The cover of Together Through Life sports a 1959 Bruce Davidson photo of a couple making out in the back of a car that was previously used on the late Larry Brown's story collection Big Bad Love.
And the album's title, it has been widely speculated, pulls from Walt Whitman's Leaves of Grass poem "When I Peruse the Conquer'd Fame," which does, indeed, include the words "together through life." More to the point, it speaks of "the brotherhood of lovers" who remain unfaltering in their affection and faithfulness "through youth and through middle and old age," and whose enduring bond fills Whitman with "the bitterest envy."

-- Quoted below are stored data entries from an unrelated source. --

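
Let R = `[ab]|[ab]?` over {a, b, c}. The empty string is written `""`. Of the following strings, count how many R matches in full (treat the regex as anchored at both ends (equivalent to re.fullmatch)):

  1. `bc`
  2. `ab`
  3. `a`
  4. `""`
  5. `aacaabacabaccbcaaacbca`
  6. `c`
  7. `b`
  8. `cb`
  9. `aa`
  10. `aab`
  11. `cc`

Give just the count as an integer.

1. `bc` → no match
2. `ab` → no match
3. `a` → match
4. `""` → match
5 → no match
6. `c` → no match
7. `b` → match
8. `cb` → no match
9. `aa` → no match
10. `aab` → no match
11. `cc` → no match
Total matched: 3

3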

Now, that's a point of view that I'd call Dylanesque. For, while Together Through Life has more than its share of tender moments, and Dylan remains, at heart, a romantic (both upper- and lower-case), his third self-produced studio album also delivers the nasty sting of love gone bad and hope denied.
Sometimes, his songs are bold enough to link his internal artistic life with the nation's tragic history. "I'm listening to Billy Joe Shaver, and I'm reading James Joyce," he reveals on the easy-rolling "I Feel a Change Comin' On," which is essentially his Facebook profile in song. "Some people they tell me I've got the blood of the land in my voice."
Other times, his miseries are more private. "Put my tears in a bottle, screw the top on tight," he groans in a voice that grows ever more gravelly, but no less expressive as Hidalgo's squeezebox wheezes in the border-crossing norteño "If You Ever Go to Houston." And in the grimy mood piece "Forgetful Heart," he's at his most powerfully grim, in a song that questions the singer's own ability to love: "The door has closed forevermore, if indeed there ever was a door."
All this might make Together Through Life, which features several songs cowritten with Grateful Dead lyricist Robert Hunter, sound like an unrelentingly bleak endeavor.
But that is by no means the case with the album, which, like his previous two discs, was produced by Dylan under the pseudonym Jack Frost. Dylan's '50s-era version of the 12-bar blues harks back to a time when the bruising, electrified sound was jukebox-targeted dance music of the slow and speeded-up varieties. Upbeat numbers like "Shake Shake Mama" and "It's All Good" sound delighted to be hurtling into the darkness.
Some of the slower songs drag, particularly the six-minute "This Dream of You." That can't be said, however, of the decorous parlor ballad "Life Is Hard," which was written for French La Vie en Rose director Olivier Dahan's forthcoming movie My Own Love Song, and whose composition led to the songwriting that resulted in Together Through Life.
Speaking of "Life Is Hard," Dylan recently told interviewer Bill Flanagan that, "today, the mad rush of the world would trample all over delicate music like that. . . . That type of music existed in a more timeless state of life."
Increasingly, the now-68-year-old Dylan makes music that outwardly has less and less to do with "modern times." Together Through Life continues that trend, and though it's not the strongest of his 21st-century work, it still demonstrates Dylan's ability to make music that connects with a resonating past, while speaking to the here and now.